Mardi 18 octobre 2011, des contrôleurs du réseau de bus chambérien sont à nouveau victimes de jets de pierre, dans le quartier des Hauts de Chambéry. La réaction est cette fois ci plus mesurée et semble prise en concertation entre le personnel et la direction du réseau. Seul le quartier où on eu lieu les faits est privé de bus. Mais la zone d'exclusion est très largement supérieure à la zone de l'agression. Une part importante de la population des Hauts de Chambéry ne dispose pas d'autre moyen de transport que le bus. Faute d'avoir interpellé les délinquants, on inflige une punition collective à plus de 10 000 habitants. Fort heureusement, la punition est levée rapidement et, dès jeudi matin, les bus desserviront l'axe principal du quartier, évitant seulement quelques rues.
Droit de retrait ou grève ?
Selon le code du travail (Article L4131-1) :
Le travailleur alerte immédiatement l'employeur de toute situation de travail dont il a un motif raisonnable de penser qu'elle présente un danger grave et imminent pour sa vie ou sa santé ainsi que de toute défectuosité qu'il constate dans les systèmes de protection. Il peut se retirer d'une telle situation. L'employeur ne peut demander au travailleur qui a fait usage de son droit de retrait de reprendre son activité dans une situation de travail où persiste un danger grave et imminent résultant notamment d'une défectuosité du système de protection.

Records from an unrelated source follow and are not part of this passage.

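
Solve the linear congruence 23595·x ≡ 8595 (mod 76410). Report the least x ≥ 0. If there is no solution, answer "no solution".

1707

First find gcd(23595, 76410):
76410 = 3·23595 + 5625
23595 = 4·5625 + 1095
5625 = 5·1095 + 150
1095 = 7·150 + 45
150 = 3·45 + 15
45 = 3·15 + 0
gcd = 15 and 15 | 8595, so solutions exist. Divide through by 15: 1573x ≡ 573 (mod 5094).
Now find 1573⁻¹ mod 5094:
5094 = 3*1573 + 375
1573 = 4*375 + 73
375 = 5*73 + 10
73 = 7*10 + 3
10 = 3*3 + 1
3 = 3*1 + 0
Back-substitute:
1 = 10 − 3·3
1 = −3·73 + 22·10
1 = 22·375 − 113·73
1 = −113·1573 + 474·375
1 = 474·5094 − 1535·1573
So 1573·(-1535) ≡ 1 (mod 5094), i.e. 1573⁻¹ ≡ 3559.
Then x ≡ 3559·573 ≡ 1707 (mod 5094); the smallest non-negative solution is x = 1707.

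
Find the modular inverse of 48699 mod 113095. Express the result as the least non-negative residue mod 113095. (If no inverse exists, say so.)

gcd(113095, 48699) by repeated division:
113095 = 2×48699 + 15697
48699 = 3×15697 + 1608
15697 = 9×1608 + 1225
1608 = 1×1225 + 383
1225 = 3×383 + 76
383 = 5×76 + 3
76 = 25×3 + 1
3 = 3×1 + 0
Since gcd(48699, 113095) = 1, back-substitute to write 1 as a combination:
1 = 76 − 25·3
1 = −25·383 + 126·76
1 = 126·1225 − 403·383
1 = −403·1608 + 529·1225
1 = 529·15697 − 5164·1608
1 = −5164·48699 + 16021·15697
1 = 16021·113095 − 37206·48699
Thus 48699·(-37206) ≡ 1 (mod 113095); reducing, -37206 mod 113095 = 75889.

75889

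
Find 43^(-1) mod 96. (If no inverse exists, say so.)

67

Extended Euclidean algorithm:
96 = 2×43 + 10
43 = 4×10 + 3
10 = 3×3 + 1
3 = 3×1 + 0
gcd = 1, so the inverse exists. Back-substitute:
1 = 10 − 3·3
1 = −3·43 + 13·10
1 = 13·96 − 29·43
Hence 43⁻¹ ≡ -29 ≡ 67 (mod 96).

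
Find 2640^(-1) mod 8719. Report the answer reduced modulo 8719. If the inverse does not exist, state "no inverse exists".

Apply the Euclidean algorithm to 8719 and 2640:
8719 = 3*2640 + 799
2640 = 3*799 + 243
799 = 3*243 + 70
243 = 3*70 + 33
70 = 2*33 + 4
33 = 8*4 + 1
4 = 4*1 + 0
gcd = 1, so the inverse exists. Back-substitute:
1 = 33 − 8·4
1 = −8·70 + 17·33
1 = 17·243 − 59·70
1 = −59·799 + 194·243
1 = 194·2640 − 641·799
1 = −641·8719 + 2117·2640
So 2640·2117 ≡ 1 (mod 8719).

2117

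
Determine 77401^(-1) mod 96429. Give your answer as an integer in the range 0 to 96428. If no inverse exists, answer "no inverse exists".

gcd(96429, 77401) by repeated division:
96429 = 1×77401 + 19028
77401 = 4×19028 + 1289
19028 = 14×1289 + 982
1289 = 1×982 + 307
982 = 3×307 + 61
307 = 5×61 + 2
61 = 30×2 + 1
2 = 2×1 + 0
gcd = 1, so the inverse exists. Back-substitute:
1 = 61 − 30·2
1 = −30·307 + 151·61
1 = 151·982 − 483·307
1 = −483·1289 + 634·982
1 = 634·19028 − 9359·1289
1 = −9359·77401 + 38070·19028
1 = 38070·96429 − 47429·77401
Hence 77401⁻¹ ≡ -47429 ≡ 49000 (mod 96429).

49000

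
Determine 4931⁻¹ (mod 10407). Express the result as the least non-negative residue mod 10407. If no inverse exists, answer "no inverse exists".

gcd(10407, 4931) by repeated division:
10407 = 2·4931 + 545
4931 = 9·545 + 26
545 = 20·26 + 25
26 = 1·25 + 1
25 = 25·1 + 0
gcd = 1, so the inverse exists. Back-substitute:
1 = 26 − 25
1 = −545 + 21·26
1 = 21·4931 − 190·545
1 = −190·10407 + 401·4931
So 4931·401 ≡ 1 (mod 10407).

401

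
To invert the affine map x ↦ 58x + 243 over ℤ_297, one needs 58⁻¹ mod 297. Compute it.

gcd(297, 58) by repeated division:
297 = 5·58 + 7
58 = 8·7 + 2
7 = 3·2 + 1
2 = 2·1 + 0
gcd = 1, so the inverse exists. Back-substitute:
1 = 7 − 3·2
1 = −3·58 + 25·7
1 = 25·297 − 128·58
Hence 58⁻¹ ≡ -128 ≡ 169 (mod 297).

169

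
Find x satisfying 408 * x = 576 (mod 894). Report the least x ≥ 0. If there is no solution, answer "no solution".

First find gcd(408, 894):
894 = 2×408 + 78
408 = 5×78 + 18
78 = 4×18 + 6
18 = 3×6 + 0
gcd = 6 and 6 | 576, so solutions exist. Divide through by 6: 68x ≡ 96 (mod 149).
Now find 68⁻¹ mod 149:
149 = 2×68 + 13
68 = 5×13 + 3
13 = 4×3 + 1
3 = 3×1 + 0
Back-substitute:
1 = 13 − 4·3
1 = −4·68 + 21·13
1 = 21·149 − 46·68
So 68·(-46) ≡ 1 (mod 149), i.e. 68⁻¹ ≡ 103.
Then x ≡ 103·96 ≡ 54 (mod 149); the smallest non-negative solution is x = 54.

54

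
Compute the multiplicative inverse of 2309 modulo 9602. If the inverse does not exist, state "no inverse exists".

3909

Extended Euclidean algorithm:
9602 = 4*2309 + 366
2309 = 6*366 + 113
366 = 3*113 + 27
113 = 4*27 + 5
27 = 5*5 + 2
5 = 2*2 + 1
2 = 2*1 + 0
gcd = 1, so the inverse exists. Back-substitute:
1 = 5 − 2·2
1 = −2·27 + 11·5
1 = 11·113 − 46·27
1 = −46·366 + 149·113
1 = 149·2309 − 940·366
1 = −940·9602 + 3909·2309
So 2309·3909 ≡ 1 (mod 9602).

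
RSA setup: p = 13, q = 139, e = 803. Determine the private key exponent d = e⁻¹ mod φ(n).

φ(n) = (p−1)(q−1) = 12·138 = 1656.
Need d with 803·d ≡ 1 (mod 1656). Apply the extended Euclidean algorithm:
1656 = 2*803 + 50
803 = 16*50 + 3
50 = 16*3 + 2
3 = 1*2 + 1
2 = 2*1 + 0
Back-substitute:
1 = 3 − 2
1 = −50 + 17·3
1 = 17·803 − 273·50
1 = −273·1656 + 563·803
So 803·563 ≡ 1 (mod 1656), hence d = 563.

563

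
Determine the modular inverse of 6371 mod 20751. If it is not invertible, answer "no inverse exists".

18458

Run Euclid on (20751, 6371):
20751 = 3×6371 + 1638
6371 = 3×1638 + 1457
1638 = 1×1457 + 181
1457 = 8×181 + 9
181 = 20×9 + 1
9 = 9×1 + 0
Since gcd(6371, 20751) = 1, back-substitute to write 1 as a combination:
1 = 181 − 20·9
1 = −20·1457 + 161·181
1 = 161·1638 − 181·1457
1 = −181·6371 + 704·1638
1 = 704·20751 − 2293·6371
Thus 6371·(-2293) ≡ 1 (mod 20751); reducing, -2293 mod 20751 = 18458.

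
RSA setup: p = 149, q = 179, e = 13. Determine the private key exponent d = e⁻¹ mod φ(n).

4053

φ(n) = (p−1)(q−1) = 148·178 = 26344.
Need d with 13·d ≡ 1 (mod 26344). Apply the extended Euclidean algorithm:
26344 = 2026×13 + 6
13 = 2×6 + 1
6 = 6×1 + 0
Back-substitute:
1 = 13 − 2·6
1 = −2·26344 + 4053·13
So 13·4053 ≡ 1 (mod 26344), hence d = 4053.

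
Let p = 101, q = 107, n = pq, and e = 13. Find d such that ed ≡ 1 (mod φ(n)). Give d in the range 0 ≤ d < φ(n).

4077

φ(n) = (p−1)(q−1) = 100·106 = 10600.
Need d with 13·d ≡ 1 (mod 10600). Apply the extended Euclidean algorithm:
10600 = 815*13 + 5
13 = 2*5 + 3
5 = 1*3 + 2
3 = 1*2 + 1
2 = 2*1 + 0
Back-substitute:
1 = 3 − 2
1 = −5 + 2·3
1 = 2·13 − 5·5
1 = −5·10600 + 4077·13
So 13·4077 ≡ 1 (mod 10600), hence d = 4077.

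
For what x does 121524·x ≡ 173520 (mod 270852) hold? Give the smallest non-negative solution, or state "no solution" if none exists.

10294

First find gcd(121524, 270852):
270852 = 2·121524 + 27804
121524 = 4·27804 + 10308
27804 = 2·10308 + 7188
10308 = 1·7188 + 3120
7188 = 2·3120 + 948
3120 = 3·948 + 276
948 = 3·276 + 120
276 = 2·120 + 36
120 = 3·36 + 12
36 = 3·12 + 0
gcd = 12 and 12 | 173520, so solutions exist. Divide through by 12: 10127x ≡ 14460 (mod 22571).
Now find 10127⁻¹ mod 22571:
22571 = 2·10127 + 2317
10127 = 4·2317 + 859
2317 = 2·859 + 599
859 = 1·599 + 260
599 = 2·260 + 79
260 = 3·79 + 23
79 = 3·23 + 10
23 = 2·10 + 3
10 = 3·3 + 1
3 = 3·1 + 0
Back-substitute:
1 = 10 − 3·3
1 = −3·23 + 7·10
1 = 7·79 − 24·23
1 = −24·260 + 79·79
1 = 79·599 − 182·260
1 = −182·859 + 261·599
1 = 261·2317 − 704·859
1 = −704·10127 + 3077·2317
1 = 3077·22571 − 6858·10127
So 10127·(-6858) ≡ 1 (mod 22571), i.e. 10127⁻¹ ≡ 15713.
Then x ≡ 15713·14460 ≡ 10294 (mod 22571); the smallest non-negative solution is x = 10294.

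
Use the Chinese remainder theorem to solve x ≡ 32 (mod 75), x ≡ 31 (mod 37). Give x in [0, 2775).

Write x = 32 + 75·k. Then 75·k ≡ 31 − 32 ≡ 36 (mod 37).
Need 75⁻¹ mod 37. Extended Euclid on (37, 1):
37 = 37×1 + 0
75⁻¹ ≡ 1 (mod 37), so k ≡ 1·36 ≡ 36 (mod 37).
x = 32 + 75·36 = 2732.

2732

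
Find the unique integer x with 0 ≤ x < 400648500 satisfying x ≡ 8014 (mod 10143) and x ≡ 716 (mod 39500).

333854716

Write x = 8014 + 10143·k. Then 10143·k ≡ 716 − 8014 ≡ 32202 (mod 39500).
Need 10143⁻¹ mod 39500. Extended Euclid on (39500, 10143):
39500 = 3·10143 + 9071
10143 = 1·9071 + 1072
9071 = 8·1072 + 495
1072 = 2·495 + 82
495 = 6·82 + 3
82 = 27·3 + 1
3 = 3·1 + 0
Back-substitute:
1 = 82 − 27·3
1 = −27·495 + 163·82
1 = 163·1072 − 353·495
1 = −353·9071 + 2987·1072
1 = 2987·10143 − 3340·9071
1 = −3340·39500 + 13007·10143
10143⁻¹ ≡ 13007 (mod 39500), so k ≡ 13007·32202 ≡ 32914 (mod 39500).
x = 8014 + 10143·32914 = 333854716.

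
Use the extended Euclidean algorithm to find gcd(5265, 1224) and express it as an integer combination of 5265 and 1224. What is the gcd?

9

Apply Euclid's algorithm to 5265 and 1224:
5265 = 4×1224 + 369
1224 = 3×369 + 117
369 = 3×117 + 18
117 = 6×18 + 9
18 = 2×9 + 0
gcd(5265, 1224) = 9.
Working backward:
9 = 117 − 6·18
9 = −6·369 + 19·117
9 = 19·1224 − 63·369
9 = −63·5265 + 271·1224
So 9 = (-63)·5265 + (271)·1224.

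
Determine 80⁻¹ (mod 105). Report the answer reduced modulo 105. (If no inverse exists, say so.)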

Dans le cas des deux événements qui relatés dans cet article, ce qui est appelé « droit de retrait » est en fait une une grève, mais sans en respecter les conditions légales. Le préavis aurait permis de négocier ; la déclaration préalable aurait d'établir un plan de transport adapté et de prévenir les usagers. Tandis que le trains de la SNCF avaient disparu, ceux d'Eurostar et de Thalys fonctionnaient normalement. Quant à l'interruption des bus chambériens, elle a surtout ajouté des voitures aux encombrements et à la pollution du vendredi soir et du samedi après-midi.
Si le service public est attaqué à la fois par ceux qui veulent le détruire et par ceux qui prétendent le défendre, il est bien mal parti.
Commentaires
Je confirme l'analyse juridique: dans les deux cas, les situations ont conduit à l'exercice du droit de grève hors des conditions légales, et non à l'exercice véritable du droit de retrait.

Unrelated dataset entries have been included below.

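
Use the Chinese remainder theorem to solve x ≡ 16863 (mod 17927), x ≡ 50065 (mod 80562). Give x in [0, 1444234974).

1106005201

Write x = 16863 + 17927·k. Then 17927·k ≡ 50065 − 16863 ≡ 33202 (mod 80562).
Need 17927⁻¹ mod 80562. Extended Euclid on (80562, 17927):
80562 = 4·17927 + 8854
17927 = 2·8854 + 219
8854 = 40·219 + 94
219 = 2·94 + 31
94 = 3·31 + 1
31 = 31·1 + 0
Back-substitute:
1 = 94 − 3·31
1 = −3·219 + 7·94
1 = 7·8854 − 283·219
1 = −283·17927 + 573·8854
1 = 573·80562 − 2575·17927
17927⁻¹ ≡ 77987 (mod 80562), so k ≡ 77987·33202 ≡ 61694 (mod 80562).
x = 16863 + 17927·61694 = 1106005201.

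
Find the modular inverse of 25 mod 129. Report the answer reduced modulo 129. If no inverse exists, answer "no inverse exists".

31

Run Euclid on (129, 25):
129 = 5*25 + 4
25 = 6*4 + 1
4 = 4*1 + 0
Since gcd(25, 129) = 1, back-substitute to write 1 as a combination:
1 = 25 − 6·4
1 = −6·129 + 31·25
So 25·31 ≡ 1 (mod 129).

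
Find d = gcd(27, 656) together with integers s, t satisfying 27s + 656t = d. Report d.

Repeated division:
656 = 24×27 + 8
27 = 3×8 + 3
8 = 2×3 + 2
3 = 1×2 + 1
2 = 2×1 + 0
gcd(27, 656) = 1.
Working backward:
1 = 3 − 2
1 = −8 + 3·3
1 = 3·27 − 10·8
1 = −10·656 + 243·27
So 1 = (-10)·656 + (243)·27.

1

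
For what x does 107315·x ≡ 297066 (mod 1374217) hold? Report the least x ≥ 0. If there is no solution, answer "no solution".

no solution

gcd(107315, 1374217):
1374217 = 12×107315 + 86437
107315 = 1×86437 + 20878
86437 = 4×20878 + 2925
20878 = 7×2925 + 403
2925 = 7×403 + 104
403 = 3×104 + 91
104 = 1×91 + 13
91 = 7×13 + 0
gcd = 13, but 13 ∤ 297066, so the congruence has no solution.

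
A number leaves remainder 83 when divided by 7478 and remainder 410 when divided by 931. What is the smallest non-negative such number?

Write x = 83 + 7478·k. Then 7478·k ≡ 410 − 83 ≡ 327 (mod 931).
Need 7478⁻¹ mod 931. Extended Euclid on (931, 30):
931 = 31*30 + 1
30 = 30*1 + 0
Back-substitute:
1 = 931 − 31·30
7478⁻¹ ≡ 900 (mod 931), so k ≡ 900·327 ≡ 104 (mod 931).
x = 83 + 7478·104 = 777795.

777795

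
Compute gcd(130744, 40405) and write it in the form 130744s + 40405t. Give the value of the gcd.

Repeated division:
130744 = 3·40405 + 9529
40405 = 4·9529 + 2289
9529 = 4·2289 + 373
2289 = 6·373 + 51
373 = 7·51 + 16
51 = 3·16 + 3
16 = 5·3 + 1
3 = 3·1 + 0
gcd(130744, 40405) = 1.
Express as a combination:
1 = 16 − 5·3
1 = −5·51 + 16·16
1 = 16·373 − 117·51
1 = −117·2289 + 718·373
1 = 718·9529 − 2989·2289
1 = −2989·40405 + 12674·9529
1 = 12674·130744 − 41011·40405
So 1 = (12674)·130744 + (-41011)·40405.

1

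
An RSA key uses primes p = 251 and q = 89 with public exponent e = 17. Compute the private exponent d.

10353

φ(n) = (p−1)(q−1) = 250·88 = 22000.
Need d with 17·d ≡ 1 (mod 22000). Apply the extended Euclidean algorithm:
22000 = 1294·17 + 2
17 = 8·2 + 1
2 = 2·1 + 0
Back-substitute:
1 = 17 − 8·2
1 = −8·22000 + 10353·17
So 17·10353 ≡ 1 (mod 22000), hence d = 10353.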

Une différence à mentionner: la grève suspend la plupart des obligations des deux parties au contrat de travail, et, notamment, l'employeur n'a pas à verser le salaire. Le droit de retrait, au contraire, ne suspend aucune des obligations de l'employeur.
En d'autres termes, le salarié exerçant son droit de retrait est payé, celui qui est en grève ne l'est pas (même à la SNCF, contrairement à un fantasme populaire).

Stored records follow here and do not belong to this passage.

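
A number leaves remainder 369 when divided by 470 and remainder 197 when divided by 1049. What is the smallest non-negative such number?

Write x = 369 + 470·k. Then 470·k ≡ 197 − 369 ≡ 877 (mod 1049).
Need 470⁻¹ mod 1049. Extended Euclid on (1049, 470):
1049 = 2·470 + 109
470 = 4·109 + 34
109 = 3·34 + 7
34 = 4·7 + 6
7 = 1·6 + 1
6 = 6·1 + 0
Back-substitute:
1 = 7 − 6
1 = −34 + 5·7
1 = 5·109 − 16·34
1 = −16·470 + 69·109
1 = 69·1049 − 154·470
470⁻¹ ≡ 895 (mod 1049), so k ≡ 895·877 ≡ 263 (mod 1049).
x = 369 + 470·263 = 123979.

123979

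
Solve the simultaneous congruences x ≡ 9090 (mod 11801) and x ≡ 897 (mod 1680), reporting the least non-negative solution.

1035777

Write x = 9090 + 11801·k. Then 11801·k ≡ 897 − 9090 ≡ 207 (mod 1680).
Need 11801⁻¹ mod 1680. Extended Euclid on (1680, 41):
1680 = 40*41 + 40
41 = 1*40 + 1
40 = 40*1 + 0
Back-substitute:
1 = 41 − 40
1 = −1680 + 41·41
11801⁻¹ ≡ 41 (mod 1680), so k ≡ 41·207 ≡ 87 (mod 1680).
x = 9090 + 11801·87 = 1035777.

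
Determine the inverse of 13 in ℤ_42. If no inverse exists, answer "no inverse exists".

13

Extended Euclidean algorithm:
42 = 3×13 + 3
13 = 4×3 + 1
3 = 3×1 + 0
gcd = 1, so the inverse exists. Back-substitute:
1 = 13 − 4·3
1 = −4·42 + 13·13
So 13·13 ≡ 1 (mod 42).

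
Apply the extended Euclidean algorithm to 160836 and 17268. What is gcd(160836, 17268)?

12

Apply Euclid's algorithm to 160836 and 17268:
160836 = 9×17268 + 5424
17268 = 3×5424 + 996
5424 = 5×996 + 444
996 = 2×444 + 108
444 = 4×108 + 12
108 = 9×12 + 0
gcd(160836, 17268) = 12.
Express as a combination:
12 = 444 − 4·108
12 = −4·996 + 9·444
12 = 9·5424 − 49·996
12 = −49·17268 + 156·5424
12 = 156·160836 − 1453·17268
So 12 = (156)·160836 + (-1453)·17268.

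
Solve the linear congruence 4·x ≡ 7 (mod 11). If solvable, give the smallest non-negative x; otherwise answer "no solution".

10

First find gcd(4, 11):
11 = 2·4 + 3
4 = 1·3 + 1
3 = 3·1 + 0
gcd = 1, so a unique solution mod 11 exists.
Back-substitute for the Bézout coefficients:
1 = 4 − 3
1 = −11 + 3·4
So 4·(3) ≡ 1 (mod 11), giving 4⁻¹ ≡ 3.
x ≡ 4⁻¹·7 ≡ 3·7 ≡ 10 (mod 11).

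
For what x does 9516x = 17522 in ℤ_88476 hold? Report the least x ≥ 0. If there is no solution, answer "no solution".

no solution

gcd(9516, 88476):
88476 = 9×9516 + 2832
9516 = 3×2832 + 1020
2832 = 2×1020 + 792
1020 = 1×792 + 228
792 = 3×228 + 108
228 = 2×108 + 12
108 = 9×12 + 0
gcd = 12, but 12 ∤ 17522, so the congruence has no solution.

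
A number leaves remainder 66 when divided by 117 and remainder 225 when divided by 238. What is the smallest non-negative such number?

Write x = 66 + 117·k. Then 117·k ≡ 225 − 66 ≡ 159 (mod 238).
Need 117⁻¹ mod 238. Extended Euclid on (238, 117):
238 = 2·117 + 4
117 = 29·4 + 1
4 = 4·1 + 0
Back-substitute:
1 = 117 − 29·4
1 = −29·238 + 59·117
117⁻¹ ≡ 59 (mod 238), so k ≡ 59·159 ≡ 99 (mod 238).
x = 66 + 117·99 = 11649.

11649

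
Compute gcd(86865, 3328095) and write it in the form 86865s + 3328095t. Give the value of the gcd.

15

Euclidean algorithm:
3328095 = 38·86865 + 27225
86865 = 3·27225 + 5190
27225 = 5·5190 + 1275
5190 = 4·1275 + 90
1275 = 14·90 + 15
90 = 6·15 + 0
gcd(86865, 3328095) = 15.
Express as a combination:
15 = 1275 − 14·90
15 = −14·5190 + 57·1275
15 = 57·27225 − 299·5190
15 = −299·86865 + 954·27225
15 = 954·3328095 − 36551·86865
So 15 = (954)·3328095 + (-36551)·86865.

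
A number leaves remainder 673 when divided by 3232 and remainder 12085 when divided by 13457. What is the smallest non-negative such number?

Write x = 673 + 3232·k. Then 3232·k ≡ 12085 − 673 ≡ 11412 (mod 13457).
Need 3232⁻¹ mod 13457. Extended Euclid on (13457, 3232):
13457 = 4·3232 + 529
3232 = 6·529 + 58
529 = 9·58 + 7
58 = 8·7 + 2
7 = 3·2 + 1
2 = 2·1 + 0
Back-substitute:
1 = 7 − 3·2
1 = −3·58 + 25·7
1 = 25·529 − 228·58
1 = −228·3232 + 1393·529
1 = 1393·13457 − 5800·3232
3232⁻¹ ≡ 7657 (mod 13457), so k ≡ 7657·11412 ≡ 5383 (mod 13457).
x = 673 + 3232·5383 = 17398529.

17398529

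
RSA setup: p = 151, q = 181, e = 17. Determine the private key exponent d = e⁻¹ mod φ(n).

φ(n) = (p−1)(q−1) = 150·180 = 27000.
Need d with 17·d ≡ 1 (mod 27000). Apply the extended Euclidean algorithm:
27000 = 1588×17 + 4
17 = 4×4 + 1
4 = 4×1 + 0
Back-substitute:
1 = 17 − 4·4
1 = −4·27000 + 6353·17
So 17·6353 ≡ 1 (mod 27000), hence d = 6353.

6353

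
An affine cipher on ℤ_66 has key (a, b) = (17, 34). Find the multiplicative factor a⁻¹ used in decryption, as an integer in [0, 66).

Run Euclid on (66, 17):
66 = 3*17 + 15
17 = 1*15 + 2
15 = 7*2 + 1
2 = 2*1 + 0
gcd = 1, so the inverse exists. Back-substitute:
1 = 15 − 7·2
1 = −7·17 + 8·15
1 = 8·66 − 31·17
Thus 17·(-31) ≡ 1 (mod 66); reducing, -31 mod 66 = 35.

35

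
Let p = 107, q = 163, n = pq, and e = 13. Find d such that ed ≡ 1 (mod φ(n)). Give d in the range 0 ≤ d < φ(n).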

Qu'en déduire? Tout d'abord, que les appels à l'exercice d'un droit de retrait sont beaucoup plus suivis que les préavis de grève. Outre l'émotion instantanée, la question salariale joue certainement beaucoup.
Je crois que l'on assiste à un effet pervers de l'encadrement de l'exercice du droit de grève: sous prétexte d'assurer la continuité du service public (but louable), l'on alourdit les procédures (durée du préavis, déclarations individuelles...). La grève est désormais inadaptée aux réactions "d'émotion" (bien légitime) des salariés. Ils détournent donc le droit de retrait. Qui en blâmer? Les salariés ou ceux qui ont rendu plus difficile l'exercice du droit de grève? A chacun d'en juger.
Pour ma part, si j'étais aux affaires, je faciliterais l'exercice du droit de grève (par exemple, la rendre possible dans de tels cas du jour pour le lendemain: cela laisse un temps minimal d'information et de réaction), mais je pénaliserais (après due information) les salariés faisant jouer leur droit de retrait hors de toute menace pesant sur leur propre personne (cf. code du travail: "SA vie ou SA santé".)